Pokemon Yellow, also rather anti-climatic. "You win, have a print-out!"


----------



## Adrimor (Dec 10, 2008)

^ To be fair, Red and Blue didn't even give you anything until you got all 150 and talked to the one dude.


----------



## Kuzooma1 (Dec 10, 2008)

I think the worst video game ending I can think of is the last cut scene in Dragon Ball Z Infinite World (DBZIW). I do not want to say the ending but if you seen the final episode Dragon Ball GT Anima the ending to DBZIW feel so cheep. It is like the people who were working the game were saying "great job on beating the game, but you still suck!"


----------



## Kero (Dec 11, 2008)

Well, I'm going to assume that people coming to this thread are prepared for spoilers on games they're playing, so...
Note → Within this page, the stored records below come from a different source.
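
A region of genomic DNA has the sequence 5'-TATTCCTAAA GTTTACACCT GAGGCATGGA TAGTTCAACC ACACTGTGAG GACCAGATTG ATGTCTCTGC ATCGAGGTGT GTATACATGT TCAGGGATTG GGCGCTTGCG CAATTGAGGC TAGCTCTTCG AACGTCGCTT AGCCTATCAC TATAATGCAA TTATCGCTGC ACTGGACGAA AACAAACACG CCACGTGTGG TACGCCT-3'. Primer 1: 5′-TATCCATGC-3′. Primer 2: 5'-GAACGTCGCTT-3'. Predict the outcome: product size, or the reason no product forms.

Primer 1 (TATCCATGC) has reverse complement GCATGGATA, which matches the top strand at positions 24–32; primer 1 anneals to the top strand there with its 3' end pointing upstream toward position 24.
Primer 2 (GAACGTCGCTT) matches the top strand directly at positions 130–140; it anneals to the bottom strand with its 3' end pointing downstream toward position 140.
The 3' ends diverge (primer 1 extends toward position 1, primer 2 toward position 207), so the primers never converge on a shared product.

No product — the primers' 3' ends point away from each other.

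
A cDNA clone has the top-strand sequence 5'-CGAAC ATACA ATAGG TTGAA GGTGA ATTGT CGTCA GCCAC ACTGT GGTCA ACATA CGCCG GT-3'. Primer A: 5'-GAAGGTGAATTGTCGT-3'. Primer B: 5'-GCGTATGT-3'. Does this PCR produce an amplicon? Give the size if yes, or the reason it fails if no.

Primer A (GAAGGTGAATTGTCGT) matches the top strand at positions 18–33; it acts as a forward primer.
Primer B's reverse complement is ACATACGC, matching the top strand at positions 51–58; it acts as a reverse primer.
The 3' ends face each other across positions 18–58, giving a 41 bp product.

Yes — a 41 bp product.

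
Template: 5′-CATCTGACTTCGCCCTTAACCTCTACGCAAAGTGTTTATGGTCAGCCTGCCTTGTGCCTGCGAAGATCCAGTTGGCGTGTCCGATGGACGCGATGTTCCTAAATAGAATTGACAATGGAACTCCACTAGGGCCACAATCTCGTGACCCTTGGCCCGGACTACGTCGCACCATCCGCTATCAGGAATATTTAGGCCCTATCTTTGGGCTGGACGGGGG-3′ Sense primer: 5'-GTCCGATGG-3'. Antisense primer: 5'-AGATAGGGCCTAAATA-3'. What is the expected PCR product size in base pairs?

123 bp

Forward primer GTCCGATGG is found on the top strand at positions 79–87.
The reverse primer's reverse complement is TATTTAGGCCCTATCT, which matches the template at positions 186–201.
The product runs from position 79 to position 201, so its length is 201 − 79 + 1 = 123 bp.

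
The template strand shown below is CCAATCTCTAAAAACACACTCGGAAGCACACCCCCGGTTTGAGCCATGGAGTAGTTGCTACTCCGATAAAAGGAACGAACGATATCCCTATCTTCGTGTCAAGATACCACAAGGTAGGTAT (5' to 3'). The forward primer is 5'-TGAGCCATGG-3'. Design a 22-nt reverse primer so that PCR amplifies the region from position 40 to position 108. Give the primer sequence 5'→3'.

The product's 3' end on the top strand is position 108.
The reverse primer anneals to the top strand over positions 87–108, i.e. to CCTATCTTCGTGTCAAGATACC.
Its sequence written 5'→3' is the reverse complement: GGTATCTTGACACGAAGATAGG.

5'-GGTATCTTGACACGAAGATAGG-3'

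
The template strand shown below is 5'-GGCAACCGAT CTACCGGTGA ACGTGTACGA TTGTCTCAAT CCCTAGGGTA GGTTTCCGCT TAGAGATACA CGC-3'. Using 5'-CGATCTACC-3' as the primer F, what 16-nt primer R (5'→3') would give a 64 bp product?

The forward primer binds at positions 7–15, so a 64 bp product ends at position 7 + 64 − 1 = 70.
The reverse primer anneals to the top strand over positions 55–70, i.e. to TCCGCTTAGAGATACA.
Its sequence written 5'→3' is the reverse complement: TGTATCTCTAAGCGGA.

5'-TGTATCTCTAAGCGGA-3'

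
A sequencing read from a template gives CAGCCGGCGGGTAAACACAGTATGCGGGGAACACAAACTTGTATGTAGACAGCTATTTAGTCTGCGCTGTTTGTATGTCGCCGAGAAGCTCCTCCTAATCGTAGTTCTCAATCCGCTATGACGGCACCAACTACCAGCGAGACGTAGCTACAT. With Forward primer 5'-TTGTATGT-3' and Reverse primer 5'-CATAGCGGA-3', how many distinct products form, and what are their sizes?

The forward primer TTGTATGT matches the top strand at positions 39–46, 71–78.
The reverse primer's reverse complement is TCCGCTATG, matching at positions 112–120.
Each forward site pairs with the reverse site to give a product ending at position 120: sizes 82, 50 bp.

Two products: 82 bp, 50 bp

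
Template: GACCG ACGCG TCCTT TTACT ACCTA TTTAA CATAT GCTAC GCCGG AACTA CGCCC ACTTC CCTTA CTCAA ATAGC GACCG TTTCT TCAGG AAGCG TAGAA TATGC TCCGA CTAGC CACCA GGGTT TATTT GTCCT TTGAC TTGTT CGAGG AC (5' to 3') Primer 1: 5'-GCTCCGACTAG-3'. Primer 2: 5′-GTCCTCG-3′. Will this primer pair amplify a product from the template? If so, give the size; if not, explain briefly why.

Primer 1 (GCTCCGACTAG) matches the top strand at positions 104–114; it acts as a forward primer.
Primer 2's reverse complement is CGAGGAC, matching the top strand at positions 146–152; it acts as a reverse primer.
The 3' ends face each other across positions 104–152, giving a 49 bp product.

Yes — a 49 bp product.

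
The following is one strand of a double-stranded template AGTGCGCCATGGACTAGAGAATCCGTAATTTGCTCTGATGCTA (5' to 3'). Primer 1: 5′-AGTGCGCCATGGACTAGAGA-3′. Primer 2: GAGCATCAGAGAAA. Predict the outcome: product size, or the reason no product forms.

Primer 2 (GAGCATCAGAGAAA) does not match the top strand, and its reverse complement TTTCTCTGATGCTC does not match either.
With no annealing site for primer 2, no amplification occurs.

No product — primer 2 has no binding site in the template.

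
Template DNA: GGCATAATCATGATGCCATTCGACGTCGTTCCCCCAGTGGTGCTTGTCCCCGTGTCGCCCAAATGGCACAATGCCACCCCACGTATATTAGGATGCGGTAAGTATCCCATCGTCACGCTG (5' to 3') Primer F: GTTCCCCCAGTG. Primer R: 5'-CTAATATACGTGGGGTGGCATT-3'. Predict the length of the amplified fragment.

The forward primer matches the template at positions 28–39.
Taking the reverse complement of CTAATATACGTGGGGTGGCATT gives AATGCCACCCCACGTATATTAG, found at positions 70–91 on the template; the primer anneals here to the top strand with its 3' end pointing upstream.
Amplicon spans positions 28–91: 64 bp.

64 bp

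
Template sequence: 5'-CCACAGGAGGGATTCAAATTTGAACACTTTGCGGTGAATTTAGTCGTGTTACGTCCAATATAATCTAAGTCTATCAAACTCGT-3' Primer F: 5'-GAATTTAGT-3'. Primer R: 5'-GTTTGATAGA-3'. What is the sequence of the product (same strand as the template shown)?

The forward primer matches the template at positions 36–44.
Reverse complement of the reverse primer: TCTATCAAAC. This occurs on the top strand at positions 70–79.
The product is the template from position 36 through 79 (44 bp).

5'-GAATTTAGTCGTGTTACGTCCAATATAATCTAAGTCTATCAAAC-3'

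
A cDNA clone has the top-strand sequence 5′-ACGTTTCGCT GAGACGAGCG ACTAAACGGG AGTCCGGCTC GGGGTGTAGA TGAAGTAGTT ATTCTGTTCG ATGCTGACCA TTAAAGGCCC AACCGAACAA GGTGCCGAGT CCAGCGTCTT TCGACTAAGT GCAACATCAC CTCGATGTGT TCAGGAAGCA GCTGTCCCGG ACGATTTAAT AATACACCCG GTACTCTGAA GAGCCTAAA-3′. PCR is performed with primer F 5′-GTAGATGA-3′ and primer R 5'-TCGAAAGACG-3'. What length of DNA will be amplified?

The forward primer matches the template at positions 46–53.
The reverse primer's reverse complement is CGTCTTTCGA, which matches the template at positions 115–124.
The product runs from position 46 to position 124, so its length is 124 − 46 + 1 = 79 bp.

79 bp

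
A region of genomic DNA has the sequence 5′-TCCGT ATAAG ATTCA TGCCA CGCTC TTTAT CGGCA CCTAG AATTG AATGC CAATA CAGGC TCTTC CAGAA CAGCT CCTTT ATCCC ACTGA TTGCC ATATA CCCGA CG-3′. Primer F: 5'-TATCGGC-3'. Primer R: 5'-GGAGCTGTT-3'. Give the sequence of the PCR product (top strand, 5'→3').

Scanning the template, TATCGGC occurs at positions 28–34; this primer anneals to the bottom strand there with its 3' end pointing downstream.
The reverse primer's reverse complement is AACAGCTCC, which matches the template at positions 69–77.
The product is the template from position 28 through 77 (50 bp).

5'-TATCGGCACCTAGAATTGAATGCCAATACAGGCTCTTCCAGAACAGCTCC-3'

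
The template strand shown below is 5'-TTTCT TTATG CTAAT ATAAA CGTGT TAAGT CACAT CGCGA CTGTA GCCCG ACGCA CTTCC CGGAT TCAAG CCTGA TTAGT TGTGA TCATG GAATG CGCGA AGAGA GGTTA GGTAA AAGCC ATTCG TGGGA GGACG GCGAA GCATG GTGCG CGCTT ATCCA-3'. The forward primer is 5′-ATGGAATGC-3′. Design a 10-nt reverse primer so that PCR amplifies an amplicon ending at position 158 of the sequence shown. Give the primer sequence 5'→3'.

The forward primer binds at positions 88–96; the product's 3' end on the top strand is position 158.
The reverse primer anneals to the top strand over positions 149–158, i.e. to CGCGCTTATC.
Its sequence written 5'→3' is the reverse complement: GATAAGCGCG.

5'-GATAAGCGCG-3'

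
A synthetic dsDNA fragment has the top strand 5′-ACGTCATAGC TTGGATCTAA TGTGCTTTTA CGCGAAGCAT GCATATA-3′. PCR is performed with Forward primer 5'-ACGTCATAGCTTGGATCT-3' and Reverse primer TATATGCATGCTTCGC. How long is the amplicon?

Forward primer ACGTCATAGCTTGGATCT is found on the top strand at positions 1–18.
The reverse primer's reverse complement is GCGAAGCATGCATATA, which matches the template at positions 32–47.
Product length = (reverse-primer end) − (forward-primer start) + 1 = 47 − 1 + 1 = 47 bp.

47 bp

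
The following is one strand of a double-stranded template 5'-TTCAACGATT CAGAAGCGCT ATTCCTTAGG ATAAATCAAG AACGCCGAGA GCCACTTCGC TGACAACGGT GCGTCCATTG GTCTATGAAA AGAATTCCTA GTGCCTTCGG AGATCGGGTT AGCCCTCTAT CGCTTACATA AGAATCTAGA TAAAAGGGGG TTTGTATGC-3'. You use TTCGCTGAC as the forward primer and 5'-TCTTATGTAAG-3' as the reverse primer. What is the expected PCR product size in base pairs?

Scanning the template, TTCGCTGAC occurs at positions 56–64; this primer anneals to the bottom strand there with its 3' end pointing downstream.
Reverse complement of the reverse primer: CTTACATAAGA. This occurs on the top strand at positions 133–143.
Product length = (reverse-primer end) − (forward-primer start) + 1 = 143 − 56 + 1 = 88 bp.

88 bp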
Metal Gear Solid 4.  I watched my friend play through this game, and needless to say, it's a very hyped cult series.  Who doesn't like guys in tight outfits sneaking around and killing people?  But at the end of this final game in the series, he means to put an end to his life, after all of his suffering, after having done so much for his country, being a Patriot, the very basis of the game, he takes the gun out of his mouth, and he gets talked to by his father for an extra 30 minutes of cutscene.  Some old bullshit.  <<;  He ends up living his life with what he has left.  Thanks, Konami.  You saved yourself from all the terrible script in the series, and you decided to let him live?  D:  By the way, who gets hit with Titanic and still lives?  Bullshit.


----------



## 50percentgrey (Dec 14, 2008)

How about some Action RPGs like:

Baulder's Gate: Dark Alliance 2
Champions of Norrath
Champions: Retrun to Arms
Untold Legends: Brotherhood of the Blade

The sad truth is, I've played and beaten all these games, and I think they should have made the endings more lengthy and cinematic, like the first Baulder's Gate: Dark Alliance!  Boy, that was a cliffhanger that truely didn't dissappoint!


----------



## XerxesQados (Dec 15, 2008)

Adrianfolf said:


> I found Fallout 3 to be an awesome game but the fact that you have to die in the end does give it a bad ending.



You don't have to. You can tell the paladin bitch to die instead, but then the narrator calls you a coward. And the game still ends without you getting to play the rest.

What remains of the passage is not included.